Chapitre 13
1. Si donc nous devons dès maintenant partir de là et être avec le Christ, il faut entreprendre ce départ en commençant au dernier point d'arrivée, comme les exilés vivant loin de chez eux qui, lorsqu'ils s'en retournent dans leur pays d'origine, quittent d'abord ce lieu où ils se sont trouvés arriver en dernier. Puisque le mariage constitue donc le dernier degré dans l'éloignement de la vie paradisiaque, notre traité suggère à ceux qui partent vers le Christ de quitter d'abord le mariage, comme une étape ultime; puis de se soustraire à la misère terrestre où l'homme a été établi après le péché; ensuite de sortir des revêtements de la chair, dépouillant les "tuniques de peaux", c'est-à-dire "les pensées de la chair", et "répudiant toutes les choses honteuses qui se font en secret". Il suggère encore de ne plus se couvrir à l'ombre du figuier de la vie amère, mais, rejetant ce feuillage caduc qui enveloppe la vie, de paraître à nouveau devant les yeux de son Créateur, de repousser les illusions du goût et de la vue, de prendre pour conseiller non plus le serpent venimeux, mais le seul précepte de Dieu. Or celui-ci demande de s'attacher au bien seul et de repousser toute velléité de goûter au mal, parce que l'engrenage des maux a commencé pour nous avec le refus d'ignorer le mal. C'est pourquoi il fut non seulement interdit aux premiers hommes de prendre avec le bien la connaissance des éléments contraires, mais il leur fut prescrit de s'abstenir de la connaissance conjuguée du bien et du mal, et de cueillir le bien dans sa pureté, sans mélange et sans participation au mal : ce qui n'est rien d'autre, à mon avis du moins, qu'être avec Dieu seul, posséder ces délices sans interruption et sans fin, et ne point mêler a la jouissance du bien ce qui entraîne son contraire. Et s'il faut avoir la hardiesse de le dire, peut-être qu'ainsi un homme pourrait encore être ravi hors de ce monde, qui gît au pouvoir du Mauvais, jusqu'au paradis où Paul se trouvait aussi quand il entendit et vit les choses ineffables, invisibles, dont il n'est pas permis à un homme de parler.

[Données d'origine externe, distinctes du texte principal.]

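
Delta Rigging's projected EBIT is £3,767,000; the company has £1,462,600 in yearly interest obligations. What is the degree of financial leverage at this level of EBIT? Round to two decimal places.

Interest = £1,462,600.00.
DFL = EBIT ÷ (EBIT − I) = £3,767,000 ÷ (£3,767,000 − £1,462,600.00) = £3,767,000 ÷ £2,304,400.00 = 1.6347.

1.63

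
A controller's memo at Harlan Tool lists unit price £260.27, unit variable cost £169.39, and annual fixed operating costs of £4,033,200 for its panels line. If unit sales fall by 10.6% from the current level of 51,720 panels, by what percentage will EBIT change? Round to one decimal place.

At 51,720 units, contribution = 51,720 × £90.88 = £4,700,313.60.
EBIT = £4,700,313.60 − £4,033,200 = £667,113.60.
So DOL = total CM / EBIT = £4,700,313.60 / £667,113.60 = 7.0457.
%ΔEBIT = DOL × %ΔSales = 7.0457 × -10.6% = -74.7%.

-74.7%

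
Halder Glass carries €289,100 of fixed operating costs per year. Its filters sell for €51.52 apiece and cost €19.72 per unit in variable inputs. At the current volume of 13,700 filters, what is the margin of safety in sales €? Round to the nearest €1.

Contribution margin per unit = €51.52 − €19.72 = €31.80. Break-even units = €289,100 ÷ €31.80 = 9,091.19; break-even revenue = 9,091.19 × €51.52 = €468,378.36.
Current sales = 13,700 × €51.52 = €705,824.00.
Margin of safety = €705,824.00 − €468,378.36 = €237,446.

€237,446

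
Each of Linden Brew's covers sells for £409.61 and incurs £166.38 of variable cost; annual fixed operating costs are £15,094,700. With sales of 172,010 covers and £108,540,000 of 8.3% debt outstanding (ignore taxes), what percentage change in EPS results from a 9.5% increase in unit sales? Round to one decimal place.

+22.4%

Contribution at this volume is 172,010 × £243.23 = £41,837,992.30.
EBIT = £41,837,992.30 − £15,094,700 = £26,743,292.30.
After interest of £9,008,820.00, pre-tax earnings = £17,734,472.30.
DCL = total CM / (EBIT − I) = £41,837,992.30 / £17,734,472.30 = 2.3591.
EPS therefore changes by 2.3591 × (+9.5%) = +22.4%.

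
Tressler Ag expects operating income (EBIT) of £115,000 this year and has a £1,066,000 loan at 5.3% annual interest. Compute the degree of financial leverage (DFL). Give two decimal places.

Interest = £56,498.00.
DFL = EBIT ÷ (EBIT − I) = £115,000 ÷ (£115,000 − £56,498.00) = £115,000 ÷ £58,502.00 = 1.9657.

1.97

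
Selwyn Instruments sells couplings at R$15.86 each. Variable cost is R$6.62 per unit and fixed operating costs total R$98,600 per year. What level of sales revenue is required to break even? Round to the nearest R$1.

Contribution margin per unit = R$15.86 − R$6.62 = R$9.24, a CM ratio of R$9.24 ÷ R$15.86 = 0.5826.
Break-even revenue = fixed costs × price ÷ CM = R$98,600 × R$15.86 ÷ R$9.24 = R$169,242.

R$169,242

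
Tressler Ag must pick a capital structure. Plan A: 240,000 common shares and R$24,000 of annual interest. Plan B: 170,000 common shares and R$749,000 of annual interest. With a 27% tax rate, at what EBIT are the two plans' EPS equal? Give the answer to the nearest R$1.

R$2,509,714

Set EPS_A = EPS_B: (EBIT − R$24,000)(1 − 0.27) ÷ 240,000 = (EBIT − R$749,000)(1 − 0.27) ÷ 170,000.
Cancelling (1 − t) and cross-multiplying: 170,000·(EBIT − 24,000) = 240,000·(EBIT − 749,000).
Solving, EBIT = (749,000·240,000 − 24,000·170,000) / (240,000 − 170,000) = 175,680,000,000 / 70,000 = 2,509,714.29.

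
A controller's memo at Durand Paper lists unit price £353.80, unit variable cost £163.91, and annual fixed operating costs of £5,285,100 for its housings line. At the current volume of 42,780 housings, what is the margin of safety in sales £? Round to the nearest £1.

Contribution margin per unit = £353.80 − £163.91 = £189.89. Break-even units = £5,285,100 ÷ £189.89 = 27,832.43; break-even revenue = 27,832.43 × £353.80 = £9,847,113.49.
Current sales = 42,780 × £353.80 = £15,135,564.00.
Margin of safety = £15,135,564.00 − £9,847,113.49 = £5,288,451.

£5,288,451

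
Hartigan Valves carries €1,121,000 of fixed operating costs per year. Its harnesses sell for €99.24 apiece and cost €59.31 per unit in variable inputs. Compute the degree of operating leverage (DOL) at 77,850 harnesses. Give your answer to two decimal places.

Contribution at this volume is 77,850 × €39.93 = €3,108,550.50.
Operating income = contribution − fixed costs = €3,108,550.50 − €1,121,000 = €1,987,550.50.
So DOL = total CM / EBIT = €3,108,550.50 / €1,987,550.50 = 1.5640.

1.56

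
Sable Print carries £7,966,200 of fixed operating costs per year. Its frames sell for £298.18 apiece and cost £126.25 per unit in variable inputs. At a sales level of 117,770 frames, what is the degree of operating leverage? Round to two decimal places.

Contribution at this volume is 117,770 × £171.93 = £20,248,196.10.
Operating income = contribution − fixed costs = £20,248,196.10 − £7,966,200 = £12,281,996.10.
So DOL = total CM / EBIT = £20,248,196.10 / £12,281,996.10 = 1.6486.

1.65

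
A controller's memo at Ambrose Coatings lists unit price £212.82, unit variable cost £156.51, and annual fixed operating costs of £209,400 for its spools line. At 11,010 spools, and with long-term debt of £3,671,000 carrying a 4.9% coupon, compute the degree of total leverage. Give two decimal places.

2.69

At 11,010 units, contribution = 11,010 × £56.31 = £619,973.10.
Subtracting fixed costs: EBIT = £619,973.10 − £209,400 = £410,573.10. Interest = £179,879.00, so EBIT − I = £230,694.10.
Degree of total leverage = total CM / (EBIT − interest) = £619,973.10 / £230,694.10 = 2.6874.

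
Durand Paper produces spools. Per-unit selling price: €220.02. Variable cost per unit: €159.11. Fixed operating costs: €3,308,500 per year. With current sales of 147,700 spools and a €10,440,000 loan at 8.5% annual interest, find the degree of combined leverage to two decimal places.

1.87

At 147,700 units, contribution = 147,700 × €60.91 = €8,996,407.00.
Operating income = contribution − fixed costs = €8,996,407.00 − €3,308,500 = €5,687,907.00. Interest = €887,400.00, so EBIT − I = €4,800,507.00.
Degree of total leverage = total CM / (EBIT − interest) = €8,996,407.00 / €4,800,507.00 = 1.8741.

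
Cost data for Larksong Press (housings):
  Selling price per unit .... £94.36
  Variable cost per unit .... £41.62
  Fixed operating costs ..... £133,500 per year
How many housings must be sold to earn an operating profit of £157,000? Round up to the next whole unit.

Each unit contributes £94.36 − £41.62 = £52.74.
Units = (FC + target) / CM = (£133,500 + £157,000) / £52.74 = 5,508.15, so 5,509 housings.

5,509 housings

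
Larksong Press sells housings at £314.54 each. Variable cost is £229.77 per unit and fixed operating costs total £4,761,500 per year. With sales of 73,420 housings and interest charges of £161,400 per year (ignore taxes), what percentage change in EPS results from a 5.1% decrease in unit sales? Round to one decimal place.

-24.4%

Total contribution margin = 73,420 × £84.77 = £6,223,813.40.
Operating income = contribution − fixed costs = £6,223,813.40 − £4,761,500 = £1,462,313.40.
After interest of £161,400.00, pre-tax earnings = £1,300,913.40.
DCL = total CM / (EBIT − I) = £6,223,813.40 / £1,300,913.40 = 4.7842.
EPS therefore changes by 4.7842 × (-5.1%) = -24.4%.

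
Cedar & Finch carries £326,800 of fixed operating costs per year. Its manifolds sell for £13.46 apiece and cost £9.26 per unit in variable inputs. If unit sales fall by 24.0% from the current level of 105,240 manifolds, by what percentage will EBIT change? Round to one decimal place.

-92.1%

At 105,240 units, contribution = 105,240 × £4.20 = £442,008.00.
Subtracting fixed costs: EBIT = £442,008.00 − £326,800 = £115,208.00.
DOL = contribution ÷ EBIT = £442,008.00 ÷ £115,208.00 = 3.8366.
%ΔEBIT = DOL × %ΔSales = 3.8366 × -24.0% = -92.1%.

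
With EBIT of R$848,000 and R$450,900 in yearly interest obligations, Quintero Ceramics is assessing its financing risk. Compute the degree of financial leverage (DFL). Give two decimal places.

Interest = R$450,900.00.
Degree of financial leverage = EBIT / (EBIT − interest) = R$848,000 / R$397,100.00 = 2.1355.

2.14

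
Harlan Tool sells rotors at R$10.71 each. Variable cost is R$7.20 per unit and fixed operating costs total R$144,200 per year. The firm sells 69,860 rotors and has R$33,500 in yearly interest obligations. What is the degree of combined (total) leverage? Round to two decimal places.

Total contribution margin = 69,860 × R$3.51 = R$245,208.60.
EBIT = R$245,208.60 − R$144,200 = R$101,008.60. Interest = R$33,500.00, so EBIT − I = R$67,508.60.
DCL = contribution ÷ (EBIT − I) = R$245,208.60 ÷ R$67,508.60 = 3.6323.

3.63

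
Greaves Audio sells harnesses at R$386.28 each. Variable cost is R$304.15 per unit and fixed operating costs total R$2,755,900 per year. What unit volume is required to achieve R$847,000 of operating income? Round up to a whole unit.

43,869 harnesses

Each unit contributes R$386.28 − R$304.15 = R$82.13.
Need Q such that Q × R$82.13 − R$2,755,900 = R$847,000, i.e. Q = R$3,602,900 / R$82.13 = 43,868.26 → 43,869.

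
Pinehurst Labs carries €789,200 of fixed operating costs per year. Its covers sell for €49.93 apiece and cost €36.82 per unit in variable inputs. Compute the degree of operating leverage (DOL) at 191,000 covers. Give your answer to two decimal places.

1.46

Contribution at this volume is 191,000 × €13.11 = €2,504,010.00.
Subtracting fixed costs: EBIT = €2,504,010.00 − €789,200 = €1,714,810.00.
Degree of operating leverage = €2,504,010.00 / €1,714,810.00 = 1.4602.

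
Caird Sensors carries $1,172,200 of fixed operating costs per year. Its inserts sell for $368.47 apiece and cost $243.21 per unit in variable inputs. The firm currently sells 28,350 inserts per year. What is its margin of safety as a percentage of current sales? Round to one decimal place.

Each unit contributes $368.47 − $243.21 = $125.26. Break-even units = $1,172,200 ÷ $125.26 = 9,358.14; break-even revenue = 9,358.14 × $368.47 = $3,448,192.03.
Current sales = 28,350 × $368.47 = $10,446,124.50.
Margin of safety = ($10,446,124.50 − $3,448,192.03) ÷ $10,446,124.50 = 67.0%.

67.0%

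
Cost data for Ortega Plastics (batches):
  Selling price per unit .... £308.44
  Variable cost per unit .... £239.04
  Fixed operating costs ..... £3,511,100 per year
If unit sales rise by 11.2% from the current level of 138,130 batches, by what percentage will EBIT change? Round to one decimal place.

At 138,130 units, contribution = 138,130 × £69.40 = £9,586,222.00.
Operating income = contribution − fixed costs = £9,586,222.00 − £3,511,100 = £6,075,122.00.
DOL = contribution ÷ EBIT = £9,586,222.00 ÷ £6,075,122.00 = 1.5779.
So EBIT moves 1.5779 × (+11.2%) = +17.7%.

+17.7%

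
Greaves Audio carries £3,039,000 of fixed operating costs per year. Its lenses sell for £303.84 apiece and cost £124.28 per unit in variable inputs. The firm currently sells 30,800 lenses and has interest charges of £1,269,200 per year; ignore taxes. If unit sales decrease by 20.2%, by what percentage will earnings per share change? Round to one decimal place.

-91.4%

Total contribution margin = 30,800 × £179.56 = £5,530,448.00.
Subtracting fixed costs: EBIT = £5,530,448.00 − £3,039,000 = £2,491,448.00.
After interest of £1,269,200.00, pre-tax earnings = £1,222,248.00.
DCL = total CM / (EBIT − I) = £5,530,448.00 / £1,222,248.00 = 4.5248.
%ΔEPS = DCL × %ΔSales = 4.5248 × -20.2% = -91.4%.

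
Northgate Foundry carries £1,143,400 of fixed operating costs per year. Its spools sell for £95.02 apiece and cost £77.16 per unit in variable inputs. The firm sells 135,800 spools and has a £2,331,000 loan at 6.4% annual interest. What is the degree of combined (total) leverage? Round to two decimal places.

2.14

Contribution at this volume is 135,800 × £17.86 = £2,425,388.00.
Operating income = contribution − fixed costs = £2,425,388.00 − £1,143,400 = £1,281,988.00. Interest = £149,184.00, so EBIT − I = £1,132,804.00.
Degree of total leverage = total CM / (EBIT − interest) = £2,425,388.00 / £1,132,804.00 = 2.1410.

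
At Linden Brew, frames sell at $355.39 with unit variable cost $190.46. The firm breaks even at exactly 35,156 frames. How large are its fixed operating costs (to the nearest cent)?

Unit CM = price − variable cost = $355.39 − $190.46 = $164.93.
Fixed costs = break-even units × CM = 35,156 × $164.93 = $5,798,279.08.

$5,798,279.08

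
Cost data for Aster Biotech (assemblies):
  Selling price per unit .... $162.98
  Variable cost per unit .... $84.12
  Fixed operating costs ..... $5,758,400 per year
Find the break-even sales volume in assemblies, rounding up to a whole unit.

Unit CM = price − variable cost = $162.98 − $84.12 = $78.86.
Break-even Q = $5,758,400 / $78.86 = 73,020.54 → 73,021 assemblies.

73,021 assemblies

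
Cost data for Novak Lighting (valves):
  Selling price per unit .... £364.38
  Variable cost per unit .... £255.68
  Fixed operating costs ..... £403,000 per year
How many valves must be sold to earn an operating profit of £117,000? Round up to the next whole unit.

Unit CM = price − variable cost = £364.38 − £255.68 = £108.70.
Need Q such that Q × £108.70 − £403,000 = £117,000, i.e. Q = £520,000 / £108.70 = 4,783.81 → 4,784.

4,784 valves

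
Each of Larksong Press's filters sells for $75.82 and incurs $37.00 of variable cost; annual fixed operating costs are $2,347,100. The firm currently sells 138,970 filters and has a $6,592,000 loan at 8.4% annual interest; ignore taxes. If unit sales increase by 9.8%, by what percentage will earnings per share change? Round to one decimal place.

+21.2%

Contribution at this volume is 138,970 × $38.82 = $5,394,815.40.
Operating income = contribution − fixed costs = $5,394,815.40 − $2,347,100 = $3,047,715.40.
After interest of $553,728.00, pre-tax earnings = $2,493,987.40.
Degree of combined leverage = contribution ÷ (EBIT − I) = $5,394,815.40 ÷ $2,493,987.40 = 2.1631.
EPS therefore changes by 2.1631 × (+9.8%) = +21.2%.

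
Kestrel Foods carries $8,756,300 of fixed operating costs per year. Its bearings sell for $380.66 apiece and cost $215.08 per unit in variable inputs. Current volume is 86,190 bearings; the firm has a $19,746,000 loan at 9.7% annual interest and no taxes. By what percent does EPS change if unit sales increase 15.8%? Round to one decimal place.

Contribution at this volume is 86,190 × $165.58 = $14,271,340.20.
Operating income = contribution − fixed costs = $14,271,340.20 − $8,756,300 = $5,515,040.20.
Interest = $1,915,362.00, so EBIT − I = $3,599,678.20.
DCL = total CM / (EBIT − I) = $14,271,340.20 / $3,599,678.20 = 3.9646.
%ΔEPS = DCL × %ΔSales = 3.9646 × +15.8% = +62.6%.

+62.6%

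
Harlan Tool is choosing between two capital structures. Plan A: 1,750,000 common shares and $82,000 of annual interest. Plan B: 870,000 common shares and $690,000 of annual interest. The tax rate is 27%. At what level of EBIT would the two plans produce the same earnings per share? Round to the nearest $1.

At indifference, (EBIT − 82,000)(1 − t)/1,750,000 = (EBIT − 690,000)(1 − t)/870,000.
Cancelling (1 − t) and cross-multiplying: 870,000·(EBIT − 82,000) = 1,750,000·(EBIT − 690,000).
Solving, EBIT = (690,000·1,750,000 − 82,000·870,000) / (1,750,000 − 870,000) = 1,136,160,000,000 / 880,000 = 1,291,090.91.

$1,291,091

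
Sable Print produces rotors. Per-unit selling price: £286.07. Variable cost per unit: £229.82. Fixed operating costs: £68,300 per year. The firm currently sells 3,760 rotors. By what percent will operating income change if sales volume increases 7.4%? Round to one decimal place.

+10.9%

Total contribution margin = 3,760 × £56.25 = £211,500.00.
EBIT = £211,500.00 − £68,300 = £143,200.00.
Degree of operating leverage = £211,500.00 / £143,200.00 = 1.4770.
Operating income changes by 1.4770 × +7.4% = +10.9%.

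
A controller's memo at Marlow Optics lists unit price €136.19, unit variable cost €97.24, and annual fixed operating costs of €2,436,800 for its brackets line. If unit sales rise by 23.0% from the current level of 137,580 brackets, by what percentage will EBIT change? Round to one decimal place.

+42.2%

Contribution at this volume is 137,580 × €38.95 = €5,358,741.00.
Operating income = contribution − fixed costs = €5,358,741.00 − €2,436,800 = €2,921,941.00.
DOL = contribution ÷ EBIT = €5,358,741.00 ÷ €2,921,941.00 = 1.8340.
%ΔEBIT = DOL × %ΔSales = 1.8340 × +23.0% = +42.2%.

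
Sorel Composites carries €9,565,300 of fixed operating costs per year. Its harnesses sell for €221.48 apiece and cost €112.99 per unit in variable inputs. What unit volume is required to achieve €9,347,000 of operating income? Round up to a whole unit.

Unit CM = price − variable cost = €221.48 − €112.99 = €108.49.
Required volume = (fixed costs + target profit) ÷ CM = (€9,565,300 + €9,347,000) ÷ €108.49 = 174,322.98, so 174,323 harnesses.

174,323 harnesses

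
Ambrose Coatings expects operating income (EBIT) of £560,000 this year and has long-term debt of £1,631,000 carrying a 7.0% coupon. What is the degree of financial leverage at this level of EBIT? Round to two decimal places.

Interest = £114,170.00.
DFL = EBIT ÷ (EBIT − I) = £560,000 ÷ (£560,000 − £114,170.00) = £560,000 ÷ £445,830.00 = 1.2561.

1.26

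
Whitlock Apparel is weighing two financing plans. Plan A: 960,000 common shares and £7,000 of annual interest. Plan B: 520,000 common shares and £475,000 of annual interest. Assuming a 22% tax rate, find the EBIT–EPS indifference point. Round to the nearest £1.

Set EPS_A = EPS_B: (EBIT − £7,000)(1 − 0.22) ÷ 960,000 = (EBIT − £475,000)(1 − 0.22) ÷ 520,000.
Cancelling (1 − t) and cross-multiplying: 520,000·(EBIT − 7,000) = 960,000·(EBIT − 475,000).
EBIT × (960,000 − 520,000) = 475,000 × 960,000 − 7,000 × 520,000 = 452,360,000,000, so EBIT = 452,360,000,000 ÷ 440,000 = 1,028,090.91.

£1,028,091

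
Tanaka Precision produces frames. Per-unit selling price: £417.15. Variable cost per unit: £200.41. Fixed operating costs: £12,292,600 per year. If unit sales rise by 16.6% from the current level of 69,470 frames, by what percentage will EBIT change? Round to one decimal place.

At 69,470 units, contribution = 69,470 × £216.74 = £15,056,927.80.
Operating income = contribution − fixed costs = £15,056,927.80 − £12,292,600 = £2,764,327.80.
DOL = contribution ÷ EBIT = £15,056,927.80 ÷ £2,764,327.80 = 5.4469.
%ΔEBIT = DOL × %ΔSales = 5.4469 × +16.6% = +90.4%.

+90.4%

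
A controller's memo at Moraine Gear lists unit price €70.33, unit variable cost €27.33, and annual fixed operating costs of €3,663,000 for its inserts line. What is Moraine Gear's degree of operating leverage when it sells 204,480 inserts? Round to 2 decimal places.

Total contribution margin = 204,480 × €43.00 = €8,792,640.00.
EBIT = €8,792,640.00 − €3,663,000 = €5,129,640.00.
Degree of operating leverage = €8,792,640.00 / €5,129,640.00 = 1.7141.

1.71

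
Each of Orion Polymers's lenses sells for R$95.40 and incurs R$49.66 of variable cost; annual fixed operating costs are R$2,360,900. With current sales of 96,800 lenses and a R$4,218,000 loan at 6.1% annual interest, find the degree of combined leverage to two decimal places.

At 96,800 units, contribution = 96,800 × R$45.74 = R$4,427,632.00.
Operating income = contribution − fixed costs = R$4,427,632.00 − R$2,360,900 = R$2,066,732.00. Interest = R$257,298.00, so EBIT − I = R$1,809,434.00.
Degree of total leverage = total CM / (EBIT − interest) = R$4,427,632.00 / R$1,809,434.00 = 2.4470.

2.45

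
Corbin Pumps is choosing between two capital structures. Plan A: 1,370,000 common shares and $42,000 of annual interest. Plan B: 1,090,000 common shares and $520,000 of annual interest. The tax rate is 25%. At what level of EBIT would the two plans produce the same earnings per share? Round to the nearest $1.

$2,380,786

Set EPS_A = EPS_B: (EBIT − $42,000)(1 − 0.25) ÷ 1,370,000 = (EBIT − $520,000)(1 − 0.25) ÷ 1,090,000.
The (1 − t) factor cancels: (EBIT − 42,000) × 1,090,000 = (EBIT − 520,000) × 1,370,000.
EBIT × (1,370,000 − 1,090,000) = 520,000 × 1,370,000 − 42,000 × 1,090,000 = 666,620,000,000, so EBIT = 666,620,000,000 ÷ 280,000 = 2,380,785.71.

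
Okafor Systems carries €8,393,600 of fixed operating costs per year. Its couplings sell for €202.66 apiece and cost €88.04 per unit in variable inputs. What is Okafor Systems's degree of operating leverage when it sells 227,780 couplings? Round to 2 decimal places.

Contribution at this volume is 227,780 × €114.62 = €26,108,143.60.
Subtracting fixed costs: EBIT = €26,108,143.60 − €8,393,600 = €17,714,543.60.
Degree of operating leverage = €26,108,143.60 / €17,714,543.60 = 1.4738.

1.47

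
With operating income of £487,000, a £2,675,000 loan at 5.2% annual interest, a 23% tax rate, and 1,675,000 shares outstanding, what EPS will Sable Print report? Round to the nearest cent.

£0.16

Pre-tax income = £487,000 − £139,100.00 = £347,900.00.
After tax at 23%: net income = £347,900.00 × 0.77 = £267,883.00.
EPS = £267,883.00 ÷ 1,675,000 = £0.16.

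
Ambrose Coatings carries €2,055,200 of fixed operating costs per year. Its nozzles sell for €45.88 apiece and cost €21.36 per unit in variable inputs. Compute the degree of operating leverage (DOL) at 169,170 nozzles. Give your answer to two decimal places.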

2. Mais puisque le paradis, demeure des vivants, n'accueille pas ceux qui sont morts par le péché, et que nous sommes charnels et mortels, vendus au péché, comment peut-il parvenir dans la région des vivants celui qui est dominé par la puissance de la mort ? Quel moyen, quel stratagème trouver pour se soustraire à ce pouvoir ? Mais l'indication donnée par l'Évangile suffit tout à fait pour cela aussi ! Nous avons entendu, n'est-il pas vrai, le Seigneur dire à Nicodème : "Ce qui est né de la chair est chair, et ce qui est né de l'Esprit est esprit " (Jn 3,6). Or nous savons que la chair, à cause du péché, est soumise à la mort, mais que l'Esprit de Dieu est incorruptible, vivifiant, immortel.
3. Ainsi donc, de même que la génération selon la chair tient en réserve dans l'être engendré la puissance qui travaille à sa dissolution, de même, c'est bien évident, l'Esprit dépose en ceux qui sont engendrés par sa vertu la puissance qui vivifie. Quelle conclusion se dégage donc de nos propos ? Après nous être écartés de la vie selon la chair que suit nécessairement la mort, il faut rechercher un genre de vie qui n'entraîne plus la mort à sa suite : or c'est la vie dans la virginité. Quelques petites considérations supplémentaires rendront ces vérités plus évidentes. Qui ne le sait en effet, l'union corporelle travaille à produire des corps mortels, mais, dans le cas de la communion avec l'Esprit, vie et incorruptibilité tiennent lieu d'enfants à ceux qui sont unis. Et il est bon de citer à ce propos le mot de l'Apôtre : "elle est sauvée par cet enfantement " (1 Tim 2,15) la mère qui se réjouit de tels enfants, comme le Psalmiste aussi l'a célébrée dans ses hymnes divins : "Il établit une femme stérile en sa maison et en fait une mère qui se réjouit de ses enfants." (Ps 112,9). Car elle se réjouit en toute vérité, cette mère vierge, de porter en son sein, par la vertu de l'Esprit, ces enfants immortels, elle qui est dite stérile par le prophète, à cause de sa continence.